StartOfDictionary <- "{"
EndOfDictionary <- "}"
StartOfSDFB <- "A" Just use the A in Aqua
StartOfArray <- "("
EndOfArray <- ")"
Start Of Internal String <- "\0x80" A byte with high bit set, lower seven bits are length
StartOf2ByteString <- "["
StartOf4ByteString <- "<"
EndOfString <- "~"
StartOfDateTime <- "T"
StartOfBlob <- "B"
EndOfBlob <- "b"
StartOf4ByteInt <- "I"
StartOf8ByteInt <- "L"
StartOfReferenceDefinition <- "R"
StartOfReference <- "r"
NilToken <- "N"

CRC <- CRC32_POLY 0x04c11db7, The register is preinitialized to 0xffffffff. The end CRC is not complemented. I believe this is also the network byte order crc

5/16/98 - First creation
5/17/98 - 5/18/98 - Continued
6/5/98 - Continued with more info (types/stored) and format
6/6/98 - More work and info transfered from paper. Figured out the details on CRC and wheter to support multi byte intsc
6/7/98 - The basic Idea is down. Need to just work out the module format.

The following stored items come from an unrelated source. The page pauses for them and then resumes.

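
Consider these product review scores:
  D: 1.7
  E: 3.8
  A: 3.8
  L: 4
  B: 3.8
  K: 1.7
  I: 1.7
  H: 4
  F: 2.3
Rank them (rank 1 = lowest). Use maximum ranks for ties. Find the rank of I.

3

Sorted (ascending): 1.7, 1.7, 1.7, 2.3, 3.8, 3.8, 3.8, 4, 4
The 3 values of 1.7 occupy positions 1–3 → each gets rank 3.
The 3 values of 3.8 occupy positions 5–7 → each gets rank 7.
The 2 values of 4 occupy positions 8–9 → each gets rank 9.
I has value 1.7 → rank 3.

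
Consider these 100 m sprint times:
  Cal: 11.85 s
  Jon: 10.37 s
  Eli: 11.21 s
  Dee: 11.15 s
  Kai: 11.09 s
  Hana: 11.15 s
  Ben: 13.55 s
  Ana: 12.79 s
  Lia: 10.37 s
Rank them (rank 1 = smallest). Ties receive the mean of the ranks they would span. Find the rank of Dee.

4.5

Sorted (ascending): 10.37, 10.37, 11.09, 11.15, 11.15, 11.21, 11.85, 12.79, 13.55
The 2 values of 10.37 occupy positions 1–2 → average rank (1+2)/2 = 1.5.
The 2 values of 11.15 occupy positions 4–5 → average rank (4+5)/2 = 4.5.
Dee has value 11.15 s → rank 4.5.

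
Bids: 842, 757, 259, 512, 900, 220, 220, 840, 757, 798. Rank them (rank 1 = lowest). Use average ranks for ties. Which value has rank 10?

900

Sorted (ascending): 220, 220, 259, 512, 757, 757, 798, 840, 842, 900
The 2 values of 220 occupy positions 1–2 → average rank (1+2)/2 = 1.5.
The 2 values of 757 occupy positions 5–6 → average rank (5+6)/2 = 5.5.
Rank 10 → value 900.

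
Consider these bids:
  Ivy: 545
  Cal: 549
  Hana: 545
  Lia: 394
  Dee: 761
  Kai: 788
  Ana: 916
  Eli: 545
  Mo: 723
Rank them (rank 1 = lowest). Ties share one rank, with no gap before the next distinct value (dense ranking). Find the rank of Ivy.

2

Sorted (ascending): 394, 545, 545, 545, 549, 723, 761, 788, 916
The 3 values of 545 share dense rank 2.
Remaining distinct values take the next consecutive integers.
Ivy has value 545 → rank 2.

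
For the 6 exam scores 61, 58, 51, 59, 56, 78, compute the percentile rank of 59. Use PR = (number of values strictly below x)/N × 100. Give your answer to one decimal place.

50.0

N = 6.
Strictly below 59: 3. Equal to 59: 1.
PR = 3/6 × 100 = 50.0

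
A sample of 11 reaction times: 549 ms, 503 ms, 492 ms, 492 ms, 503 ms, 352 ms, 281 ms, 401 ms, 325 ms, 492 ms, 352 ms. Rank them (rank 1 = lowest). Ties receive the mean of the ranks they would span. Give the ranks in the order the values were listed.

11, 9.5, 7, 7, 9.5, 3.5, 1, 5, 2, 7, 3.5

Sorted (ascending): 281, 325, 352, 352, 401, 492, 492, 492, 503, 503, 549
The 2 values of 352 occupy positions 3–4 → average rank (3+4)/2 = 3.5.
The 3 values of 492 occupy positions 6–8 → average rank 7.
The 2 values of 503 occupy positions 9–10 → average rank (9+10)/2 = 9.5.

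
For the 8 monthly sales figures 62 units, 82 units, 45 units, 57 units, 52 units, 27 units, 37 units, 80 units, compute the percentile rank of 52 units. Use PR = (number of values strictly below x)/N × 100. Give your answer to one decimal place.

37.5

N = 8.
Strictly below 52: 3. Equal to 52: 1.
PR = 3/8 × 100 = 37.5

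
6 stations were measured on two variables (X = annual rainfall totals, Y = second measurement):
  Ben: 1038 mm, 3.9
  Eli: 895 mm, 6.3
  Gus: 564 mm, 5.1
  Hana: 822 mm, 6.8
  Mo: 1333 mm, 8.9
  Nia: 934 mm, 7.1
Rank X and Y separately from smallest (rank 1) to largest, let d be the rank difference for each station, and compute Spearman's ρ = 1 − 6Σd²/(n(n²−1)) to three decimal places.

Ranks of variable 1: 5, 3, 1, 2, 6, 4
Ranks of variable 2: 1, 3, 2, 4, 6, 5
d = r₁ − r₂: 4, 0, -1, -2, 0, -1
d²: 16, 0, 1, 4, 0, 1; Σd² = 22
ρ = 1 − 6·22/(6·35) = 1 − 132/210 = 0.371

0.371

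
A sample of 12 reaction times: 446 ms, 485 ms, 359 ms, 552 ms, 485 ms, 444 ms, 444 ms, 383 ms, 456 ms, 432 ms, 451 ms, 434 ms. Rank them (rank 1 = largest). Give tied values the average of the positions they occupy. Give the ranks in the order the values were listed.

6, 2.5, 12, 1, 2.5, 7.5, 7.5, 11, 4, 10, 5, 9

Sorted (descending): 552, 485, 485, 456, 451, 446, 444, 444, 434, 432, 383, 359
The 2 values of 485 occupy positions 2–3 → average rank (2+3)/2 = 2.5.
The 2 values of 444 occupy positions 7–8 → average rank (7+8)/2 = 7.5.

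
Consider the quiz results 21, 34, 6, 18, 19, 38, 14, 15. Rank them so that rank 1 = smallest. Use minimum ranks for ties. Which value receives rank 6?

Sorted (ascending): 6, 14, 15, 18, 19, 21, 34, 38
No ties — each value takes its position as its rank.
Rank 6 → value 21.

21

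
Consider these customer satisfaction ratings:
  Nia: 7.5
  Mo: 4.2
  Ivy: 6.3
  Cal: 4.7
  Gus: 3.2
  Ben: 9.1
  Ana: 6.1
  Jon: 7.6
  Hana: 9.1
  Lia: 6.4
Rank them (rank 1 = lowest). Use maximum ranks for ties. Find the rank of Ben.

Sorted (ascending): 3.2, 4.2, 4.7, 6.1, 6.3, 6.4, 7.5, 7.6, 9.1, 9.1
The 2 values of 9.1 occupy positions 9–10 → each gets rank 10.
Ben has value 9.1 → rank 10.

10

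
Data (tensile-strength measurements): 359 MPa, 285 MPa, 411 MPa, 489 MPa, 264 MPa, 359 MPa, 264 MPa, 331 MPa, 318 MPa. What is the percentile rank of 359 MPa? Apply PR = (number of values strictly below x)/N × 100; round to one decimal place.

N = 9.
Strictly below 359: 5. Equal to 359: 2.
PR = 5/9 × 100 = 55.6

55.6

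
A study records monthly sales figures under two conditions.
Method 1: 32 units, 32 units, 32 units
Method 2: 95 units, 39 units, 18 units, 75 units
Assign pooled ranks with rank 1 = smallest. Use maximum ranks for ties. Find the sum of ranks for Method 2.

Sorted (ascending): 18, 32, 32, 32, 39, 75, 95
The 3 values of 32 occupy positions 2–4 → each gets rank 4.
Method 2 values → pooled ranks: 95→7, 39→5, 18→1, 75→6
Rank sum = 7 + 5 + 1 + 6 = 19

19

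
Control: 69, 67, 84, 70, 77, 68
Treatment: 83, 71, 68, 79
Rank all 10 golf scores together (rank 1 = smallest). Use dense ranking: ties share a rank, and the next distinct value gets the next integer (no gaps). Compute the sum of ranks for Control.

Sorted (ascending): 67, 68, 68, 69, 70, 71, 77, 79, 83, 84
The 2 values of 68 share dense rank 2.
Remaining distinct values take the next consecutive integers.
Control values → pooled ranks: 69→3, 67→1, 84→9, 70→4, 77→6, 68→2
Rank sum = 3 + 1 + 9 + 4 + 6 + 2 = 25

25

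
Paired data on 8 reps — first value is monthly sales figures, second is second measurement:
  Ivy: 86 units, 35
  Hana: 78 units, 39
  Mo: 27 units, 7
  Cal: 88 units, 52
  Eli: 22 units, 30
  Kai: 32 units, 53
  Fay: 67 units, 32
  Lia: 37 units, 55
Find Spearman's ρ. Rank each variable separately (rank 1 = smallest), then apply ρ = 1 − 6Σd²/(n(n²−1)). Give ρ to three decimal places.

Ranks of variable 1: 7, 6, 2, 8, 1, 3, 5, 4
Ranks of variable 2: 4, 5, 1, 6, 2, 7, 3, 8
d = r₁ − r₂: 3, 1, 1, 2, -1, -4, 2, -4
d²: 9, 1, 1, 4, 1, 16, 4, 16; Σd² = 52
ρ = 1 − 6·52/(8·63) = 1 − 312/504 = 0.381

0.381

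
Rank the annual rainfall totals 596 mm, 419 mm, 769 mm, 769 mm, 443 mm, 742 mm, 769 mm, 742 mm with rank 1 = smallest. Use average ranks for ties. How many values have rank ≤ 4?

Sorted (ascending): 419, 443, 596, 742, 742, 769, 769, 769
The 2 values of 742 occupy positions 4–5 → average rank (4+5)/2 = 4.5.
The 3 values of 769 occupy positions 6–8 → average rank 7.
Ranks ≤ 4: {1, 2, 3} → 3 values.

3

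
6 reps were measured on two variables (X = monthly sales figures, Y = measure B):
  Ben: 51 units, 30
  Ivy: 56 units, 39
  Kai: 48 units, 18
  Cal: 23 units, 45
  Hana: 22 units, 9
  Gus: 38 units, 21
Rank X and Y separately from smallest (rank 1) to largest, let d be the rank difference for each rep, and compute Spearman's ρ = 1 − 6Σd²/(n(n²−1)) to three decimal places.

Ranks of variable 1: 5, 6, 4, 2, 1, 3
Ranks of variable 2: 4, 5, 2, 6, 1, 3
d = r₁ − r₂: 1, 1, 2, -4, 0, 0
d²: 1, 1, 4, 16, 0, 0; Σd² = 22
ρ = 1 − 6·22/(6·35) = 1 − 132/210 = 0.371

0.371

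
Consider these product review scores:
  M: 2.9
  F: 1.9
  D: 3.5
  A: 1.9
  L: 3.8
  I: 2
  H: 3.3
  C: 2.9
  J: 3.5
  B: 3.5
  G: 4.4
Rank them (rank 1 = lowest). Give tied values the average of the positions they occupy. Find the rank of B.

Sorted (ascending): 1.9, 1.9, 2, 2.9, 2.9, 3.3, 3.5, 3.5, 3.5, 3.8, 4.4
The 2 values of 1.9 occupy positions 1–2 → average rank (1+2)/2 = 1.5.
The 2 values of 2.9 occupy positions 4–5 → average rank (4+5)/2 = 4.5.
The 3 values of 3.5 occupy positions 7–9 → average rank 8.
B has value 3.5 → rank 8.

8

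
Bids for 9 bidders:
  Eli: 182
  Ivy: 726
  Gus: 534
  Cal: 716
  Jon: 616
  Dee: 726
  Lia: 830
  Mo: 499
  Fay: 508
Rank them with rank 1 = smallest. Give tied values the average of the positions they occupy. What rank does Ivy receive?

Sorted (ascending): 182, 499, 508, 534, 616, 716, 726, 726, 830
The 2 values of 726 occupy positions 7–8 → average rank (7+8)/2 = 7.5.
Ivy has value 726 → rank 7.5.

7.5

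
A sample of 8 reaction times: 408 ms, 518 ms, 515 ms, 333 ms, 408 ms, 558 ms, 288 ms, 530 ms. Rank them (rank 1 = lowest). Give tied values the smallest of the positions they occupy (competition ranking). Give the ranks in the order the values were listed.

Sorted (ascending): 288, 333, 408, 408, 515, 518, 530, 558
The 2 values of 408 occupy positions 3–4 → each gets rank 3.

3, 6, 5, 2, 3, 8, 1, 7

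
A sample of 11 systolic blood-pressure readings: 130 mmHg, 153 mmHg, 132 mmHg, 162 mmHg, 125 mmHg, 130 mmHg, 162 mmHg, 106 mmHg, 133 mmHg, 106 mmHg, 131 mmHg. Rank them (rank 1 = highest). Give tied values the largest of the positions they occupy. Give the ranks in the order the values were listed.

Sorted (descending): 162, 162, 153, 133, 132, 131, 130, 130, 125, 106, 106
The 2 values of 162 occupy positions 1–2 → each gets rank 2.
The 2 values of 130 occupy positions 7–8 → each gets rank 8.
The 2 values of 106 occupy positions 10–11 → each gets rank 11.

8, 3, 5, 2, 9, 8, 2, 11, 4, 11, 6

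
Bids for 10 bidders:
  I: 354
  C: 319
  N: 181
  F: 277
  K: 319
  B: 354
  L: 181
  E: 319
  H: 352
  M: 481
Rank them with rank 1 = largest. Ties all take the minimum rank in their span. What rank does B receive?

2

Sorted (descending): 481, 354, 354, 352, 319, 319, 319, 277, 181, 181
The 2 values of 354 occupy positions 2–3 → each gets rank 2.
The 3 values of 319 occupy positions 5–7 → each gets rank 5.
The 2 values of 181 occupy positions 9–10 → each gets rank 9.
B has value 354 → rank 2.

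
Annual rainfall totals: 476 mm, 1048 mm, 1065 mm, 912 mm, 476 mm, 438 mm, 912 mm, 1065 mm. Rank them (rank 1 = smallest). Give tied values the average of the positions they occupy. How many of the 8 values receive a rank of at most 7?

6

Sorted (ascending): 438, 476, 476, 912, 912, 1048, 1065, 1065
The 2 values of 476 occupy positions 2–3 → average rank (2+3)/2 = 2.5.
The 2 values of 912 occupy positions 4–5 → average rank (4+5)/2 = 4.5.
The 2 values of 1065 occupy positions 7–8 → average rank (7+8)/2 = 7.5.
Ranks ≤ 7: {1, 2.5, 2.5, 4.5, 4.5, 6} → 6 values.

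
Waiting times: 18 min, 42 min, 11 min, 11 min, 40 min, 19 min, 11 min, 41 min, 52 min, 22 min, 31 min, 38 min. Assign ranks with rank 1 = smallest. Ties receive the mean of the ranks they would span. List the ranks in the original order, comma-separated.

4, 11, 2, 2, 9, 5, 2, 10, 12, 6, 7, 8

Sorted (ascending): 11, 11, 11, 18, 19, 22, 31, 38, 40, 41, 42, 52
The 3 values of 11 occupy positions 1–3 → average rank 2.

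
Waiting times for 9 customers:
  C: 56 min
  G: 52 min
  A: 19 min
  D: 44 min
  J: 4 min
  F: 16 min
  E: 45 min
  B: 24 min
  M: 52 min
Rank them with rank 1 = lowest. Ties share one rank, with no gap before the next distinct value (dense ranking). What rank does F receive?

Sorted (ascending): 4, 16, 19, 24, 44, 45, 52, 52, 56
The 2 values of 52 share dense rank 7.
Remaining distinct values take the next consecutive integers.
F has value 16 min → rank 2.

2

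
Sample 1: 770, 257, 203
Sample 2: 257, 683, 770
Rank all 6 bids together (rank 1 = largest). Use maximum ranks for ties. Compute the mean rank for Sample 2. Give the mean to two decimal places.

Sorted (descending): 770, 770, 683, 257, 257, 203
The 2 values of 770 occupy positions 1–2 → each gets rank 2.
The 2 values of 257 occupy positions 4–5 → each gets rank 5.
Sample 2 values → pooled ranks: 257→5, 683→3, 770→2
Mean rank = (5 + 3 + 2) / 3 = 3.33

3.33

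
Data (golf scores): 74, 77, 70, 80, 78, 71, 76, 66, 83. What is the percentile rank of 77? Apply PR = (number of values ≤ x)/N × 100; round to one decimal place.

66.7

N = 9.
Strictly below 77: 5. Equal to 77: 1.
PR = 6/9 × 100 = 66.7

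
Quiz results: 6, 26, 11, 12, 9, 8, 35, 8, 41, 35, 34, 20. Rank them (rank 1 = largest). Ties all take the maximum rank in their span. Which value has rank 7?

12

Sorted (descending): 41, 35, 35, 34, 26, 20, 12, 11, 9, 8, 8, 6
The 2 values of 35 occupy positions 2–3 → each gets rank 3.
The 2 values of 8 occupy positions 10–11 → each gets rank 11.
Rank 7 → value 12.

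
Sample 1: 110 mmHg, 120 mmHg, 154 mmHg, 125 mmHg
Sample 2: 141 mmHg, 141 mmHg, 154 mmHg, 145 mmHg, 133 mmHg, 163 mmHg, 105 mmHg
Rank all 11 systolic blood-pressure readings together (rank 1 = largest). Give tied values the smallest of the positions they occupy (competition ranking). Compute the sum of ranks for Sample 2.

Sorted (descending): 163, 154, 154, 145, 141, 141, 133, 125, 120, 110, 105
The 2 values of 154 occupy positions 2–3 → each gets rank 2.
The 2 values of 141 occupy positions 5–6 → each gets rank 5.
Sample 2 values → pooled ranks: 141→5, 141→5, 154→2, 145→4, 133→7, 163→1, 105→11
Rank sum = 5 + 5 + 2 + 4 + 7 + 1 + 11 = 35

35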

6/15/98 - Made a few changes to what characters were used as delimiters a while ago. Now I'm changing the Array delimiters, I'm also making sure things are correct
7/8/98 - Added the change for the Todo
8/17/98 - Decided to change the format to handle the "mulitple links to the same object" requirement (cycles in the graph) This removes the todo of wanting unique strings since that is done as a side effect.
3/29/99 - Added, the nil object, this is just as important.
9/25/99 - Added the 'reference' object so that this indicates it refers to an object identified as an integer'
9/26/99 - Changed the format so that there are two references. Also, I added the reference object to the string and to the dictionary as part of the definition (instead of using 'R'. It was ambiguous.)